The expression 52x/x has a restricted domain as well (x /= 0). But that's normally not what you mean when you write it. It isn't often you really care about expressions like 52x/x; they are generally just intermediate steps in getting to a real solution.
For example: I have done a lot of work on some equation that is interesting to me, and finally I have reduced it to 5+yx=52x+5. Now obviously the rules of algebra let me subtract 5 from each side and be left with yx=52x, and this subtraction also has no effect on the domains for which our variables may be defined. All is well.
But dividing out the x is what we are concerned with now. Surely y=52 is a solution to the equation - why can this not be true for all values of x?
Well, for nonzero x we have y=52 and nobody will complain. For x=0, though, solving for y is problematic. Note that if x=0, y could be 1, or 33, or any number. If there is some function f such that y=f(x), then it follows that f(x) holds a unique value y for each input of x/=0, but for x=0 we cannot know what y might be; this is what we mean by undefined. Thus we say the domain of f(x) is the set of all real numbers x, such that x is not equal to zero.
If you have been told otherwise, or even gotten away with doing algebra or calculus under the assumption that the domain of our function f may include zero, you are taking a mathematical shortcut rather than performing formal analysis.
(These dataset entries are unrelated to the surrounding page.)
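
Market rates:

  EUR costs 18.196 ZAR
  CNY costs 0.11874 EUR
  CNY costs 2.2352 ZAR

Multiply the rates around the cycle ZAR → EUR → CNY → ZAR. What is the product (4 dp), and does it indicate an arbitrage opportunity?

1.0345 (arbitrage exists)

Around ZAR → EUR → CNY → ZAR: 1 ÷ 18.196 ÷ 0.11874 × 2.2352 = 1.034531
Product > 1; profitable direction is ZAR → EUR → CNY → ZAR.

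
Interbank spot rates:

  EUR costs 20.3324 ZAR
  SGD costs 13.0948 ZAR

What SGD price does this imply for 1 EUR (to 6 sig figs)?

1 EUR × 20.3324 = 20.3324 ZAR
20.3324 ZAR ÷ 13.0948 = 1.55271 SGD

EUR/SGD = 1.55271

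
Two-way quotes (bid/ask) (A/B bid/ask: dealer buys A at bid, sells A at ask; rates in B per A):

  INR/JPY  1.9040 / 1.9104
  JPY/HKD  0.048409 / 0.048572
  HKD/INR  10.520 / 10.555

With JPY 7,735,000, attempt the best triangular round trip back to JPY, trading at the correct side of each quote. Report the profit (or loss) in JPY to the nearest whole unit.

Best loop JPY → INR → HKD → JPY:
JPY 7,735,000 ÷ 1.9104 (buy INR at ask) = INR 4,048,890.28
INR 4,048,890.28 ÷ 10.555 (buy HKD at ask) = HKD 383,599.27
HKD 383,599.27 ÷ 0.048572 (buy JPY at ask) = JPY 7,897,539

Net profit: JPY 162,539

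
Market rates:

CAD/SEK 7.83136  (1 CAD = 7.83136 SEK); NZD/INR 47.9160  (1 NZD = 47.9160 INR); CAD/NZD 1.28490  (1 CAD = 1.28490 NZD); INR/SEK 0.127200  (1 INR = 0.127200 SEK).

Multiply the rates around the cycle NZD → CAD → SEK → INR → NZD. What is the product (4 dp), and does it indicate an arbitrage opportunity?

Around NZD → CAD → SEK → INR → NZD: 1 ÷ 1.28490 × 7.83136 ÷ 0.127200 ÷ 47.9160 = 1.000000
Product ≈ 1 (deviation 0.000%, within rounding noise).

1.0000 (no arbitrage)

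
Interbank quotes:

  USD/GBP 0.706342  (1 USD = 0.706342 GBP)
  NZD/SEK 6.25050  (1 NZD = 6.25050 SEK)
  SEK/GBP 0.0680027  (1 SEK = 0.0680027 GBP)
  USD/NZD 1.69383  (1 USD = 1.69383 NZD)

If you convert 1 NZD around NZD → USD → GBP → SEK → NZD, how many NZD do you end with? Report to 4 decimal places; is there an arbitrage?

Around NZD → USD → GBP → SEK → NZD: 1 ÷ 1.69383 × 0.706342 ÷ 0.0680027 ÷ 6.25050 = 0.981080
Product < 1; profitable direction is NZD → SEK → GBP → USD → NZD.

0.9811 (arbitrage exists)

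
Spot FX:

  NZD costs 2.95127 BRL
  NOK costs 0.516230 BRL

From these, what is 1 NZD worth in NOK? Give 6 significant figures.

NZD/NOK = 5.71697

1 NZD × 2.95127 = 2.95127 BRL
2.95127 BRL ÷ 0.516230 = 5.71697 NOK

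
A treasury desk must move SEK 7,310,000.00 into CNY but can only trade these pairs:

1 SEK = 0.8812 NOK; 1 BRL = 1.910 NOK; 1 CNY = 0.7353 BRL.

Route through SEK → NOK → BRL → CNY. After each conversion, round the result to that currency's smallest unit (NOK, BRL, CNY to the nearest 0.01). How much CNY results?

SEK 7,310,000.00 × 0.8812 = NOK 6,441,572.00
NOK 6,441,572.00 ÷ 1.910 = BRL 3,372,550.79
BRL 3,372,550.79 ÷ 0.7353 = CNY 4,586,632.38

CNY 4,586,632.38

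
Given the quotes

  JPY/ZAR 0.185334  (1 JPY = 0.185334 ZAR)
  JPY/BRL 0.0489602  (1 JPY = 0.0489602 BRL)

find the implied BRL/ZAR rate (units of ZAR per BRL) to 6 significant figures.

1 BRL ÷ 0.0489602 = 20.4248 JPY
20.4248 JPY × 0.185334 = 3.7854 ZAR

BRL/ZAR = 3.78540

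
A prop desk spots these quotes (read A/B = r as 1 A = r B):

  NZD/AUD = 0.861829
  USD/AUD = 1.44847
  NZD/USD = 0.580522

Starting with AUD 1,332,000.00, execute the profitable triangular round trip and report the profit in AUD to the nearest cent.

Profitable loop is AUD → USD → NZD → AUD:
AUD 1,332,000.00 ÷ 1.44847 = USD 919,591.02
USD 919,591.02 ÷ 0.580522 = NZD 1,584,076.08
NZD 1,584,076.08 × 0.861829 = AUD 1,365,202.71
Profit = AUD 1,365,202.71 − AUD 1,332,000.00

Profit: AUD 33,202.71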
It is not calculus nor algebra that is broken by saying f is undefined for x=0, but rather your (albeit practically useful) misconception of these systems.
I'll finish with some formal rules of algebra, to hammer this in:
- [P6] Existence of a multiplicative identity: a * 1 = 1 * a = a ; 1 /= 0.
- [P7] Existence of multiplicative inverses: a * a^(-1) = a^(-1) * a = 1, for a /= 0.
These are taken from page 9 of Spivak's Calculus, 3rd edition. He goes on to build the foundations of all of calculus from rules like these. Surely he would not present this as a fundamental axiom of his system, only to immediately (and silently) reject it and build a flawed calculus instead!
Indeed, on pg. 41, when defining functions, Spivak later writes (emphasis his):
> It is usually understood that a definition such as "k(x) = (1/x) + 1/(x-1), x /= 0, 1" can be shortened to "k(x) = (1/x) + 1/(x-1)"; in other words, unless the domain is explicitly restricted further, it is understood to consist of all numbers for which the definition makes any sense at all.
> Sure it does, because if that is the case, you restrict your domain when you divide by a variable expression. If you divide both sides by x-1, then you effectively rule out 1 from the domain.
> That's the problem.
That's the problem that a mathematician must handle. The solution to the equation
x * f(x) = x
is very simple: x is either 0 or such that f(x) = 1.